Come Back When You Can 2.0.: Je n'arrive pas à croire que je poste finalement le premier chapitre, depuis le temps que j'y travaille! Je ne pense pas que les gens qui ont lu la première version soient encore par ici. J'espère quand même que vous aimerez! Je vais essayer de poster le plus régulièrement possible. Je ne veux pas dire d'horaire pour l'instant, je verrai. J'ai déjà écrit 40 pages pour cette fic, par contre, et j'ai quelques plans pour la suite.

p.s: Personne ne meurt dans cette fic. ;)


Le commissariat s'est enfin assoupi après la journée chaotique quand Castle franchit la porte de l'ascenseur. Une seule silhouette demeure devant le tableau blanc, le fixe comme si elle essayait de déchiffrer l'énigme d'une peinture particulièrement abstraite. Assise sur le bureau, Kate Beckett enfonce ses doigts entre ses yeux pour chasser sa fatigue. Castle approche, un café bouillant entre les mains, messager du remède miracle contre l'exhaustion humaine. Elle a baissé la tête, étire ses lèvres pour laisser échapper un discret soupir. Pourtant, quand Castle parvient à ses côtés, elle lève la tête, vibrante d'un souffle éphémère d'énergie. Il n'aurait pu dire si l'odeur du café ou lui-même en était responsable. Ses yeux noisette rencontrent le bleu et à ce contact, ses lèvres esquissent un sourire essoufflé. Dans une réponse à sa demande silencieuse, Castle lui tend la tasse de café de transport, fraîchement préparée par son café préféré, de l'autre côté de la rue.

- Puis? Il y a du nouveau?

- Non, rien du tout, soupire Beckett.

Elle prend une longue gorgée de café mais, même lorsque ses lèvres se sont détachées de la tasse, ses yeux demeurent rivés dans le liquide brun revigorant.
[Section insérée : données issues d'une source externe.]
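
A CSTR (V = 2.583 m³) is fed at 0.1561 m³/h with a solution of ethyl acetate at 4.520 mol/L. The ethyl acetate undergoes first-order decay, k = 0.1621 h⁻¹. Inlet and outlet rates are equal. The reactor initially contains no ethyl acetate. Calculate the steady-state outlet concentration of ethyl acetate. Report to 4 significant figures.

Species balance: V dC/dt = Q C_in − Q C − k V C.
At steady state: 0 = Q C_in − (Q + kV) C_ss, so C_ss = Q C_in/(Q + kV).
C_ss = 0.1561·4.520/(0.1561 + 0.1621·2.583) = 0.705572/0.574804 = 1.22750 mol/L.

1.227 mol/L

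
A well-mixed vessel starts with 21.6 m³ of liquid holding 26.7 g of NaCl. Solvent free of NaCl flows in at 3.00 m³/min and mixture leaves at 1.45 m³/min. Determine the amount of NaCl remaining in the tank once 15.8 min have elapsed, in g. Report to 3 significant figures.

13.1 g

Let m(t) be the amount of NaCl. Volume: V(t) = V₀ + (Q_in − Q_out) t = 21.6 + 1.5500 t; V(15.8) = 46.090 m³.
Species balance (pure solvent in): dm/dt = −Q_out · m/V(t).
Separate: dm/m = −Q_out dt/V(t) ⇒ ln(m/m₀) = −(Q_out/(Q_in−Q_out)) ln(V/V₀).
m = m₀ (V₀/V)^(Q_out/(Q_in−Q_out)) = 26.7 × (21.6/46.090)^(0.93548) = 13.140 g.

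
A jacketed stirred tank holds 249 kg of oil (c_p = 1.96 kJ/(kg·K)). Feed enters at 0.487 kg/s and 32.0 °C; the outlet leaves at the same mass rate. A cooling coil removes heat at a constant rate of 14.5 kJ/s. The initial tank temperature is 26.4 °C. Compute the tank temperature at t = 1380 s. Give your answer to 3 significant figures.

M c_p dT/dt = ṁ c_p (T_in − T) − Q̇.
τ = M/ṁ = 511.29 s; T_ss = T_in − Q̇/(ṁ c_p) = 32.0 − 14.5/(0.487·1.96) = 16.809 °C.
Integrating: T(t) = T_ss + (T₀ − T_ss) e^(−t/τ).
T(1380) = 16.809 + (9.5909)·e^(−1380/511.29) = 16.809 + (9.5909)·0.067270 = 17.454 °C.

17.5 °C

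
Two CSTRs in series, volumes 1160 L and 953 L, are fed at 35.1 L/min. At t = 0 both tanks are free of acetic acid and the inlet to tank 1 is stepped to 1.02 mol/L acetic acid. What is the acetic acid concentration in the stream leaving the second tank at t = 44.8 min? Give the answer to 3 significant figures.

0.448 mol/L

Each tank obeys Vᵢ dCᵢ/dt = Q(Cᵢ₋₁ − Cᵢ), so τᵢ = Vᵢ/Q.
τ₁ = 1160/35.1 = 33.048 min; τ₂ = 953/35.1 = 27.151 min.
Tank 1: C₁ = C_in(1 − e^(−t/τ₁)). Tank 2 (τ₁ ≠ τ₂): C₂ = C_in[1 − (τ₁ e^(−t/τ₁) − τ₂ e^(−t/τ₂))/(τ₁ − τ₂)].
At t = 44.8: e^(−t/τ₁) = 0.25780, e^(−t/τ₂) = 0.19204.
C₂ = 1.02·[1 − (33.048·0.25780 − 27.151·0.19204)/(5.8974)] = 1.02·0.43949 = 0.44828 mol/L.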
- Absolument rien. J'ai tout revérifié, Castle. Les relevés téléphoniques, financiers, les photos des lieux, le rapport de Lanie….rien n'est ressorti. C'est comme si…comme si c'était simplement le vol qui a mal tourné d'une jeune femme dans une ruelle non recommandable et non un meurtre, termine-t-elle, frustration autant que fatigue dans sa voix.

Castle prend sa main dans la sienne et la serre, tentant de lui insuffler l'énergie qui, chez lui aussi, commence à vaciller. Hier, le meurtre de Zoé Thomson, une étudiante de dix-neuf ans destinée à devenir avocate, jeune femme provenant d'une famille aisée assassinée dans une ruelle peu recommandable, avait enflammé leur sens de la justice, leur volonté, presque une obsession, d'arrêter le coupable.

Parce que, cette fois, la foudre s'est abattue si près d'eux.

Le silence s'étend entre eux. Quelques secondes s'écoulent pendant que, connectés, ils transmettent à l'autre la force nécessaire pour continuer à avancer. Un instant, les yeux de Castle quittent les siens pour s'évader autour de la pièce, vide à cette heure, avant de retourner se déposer à leur point de départ.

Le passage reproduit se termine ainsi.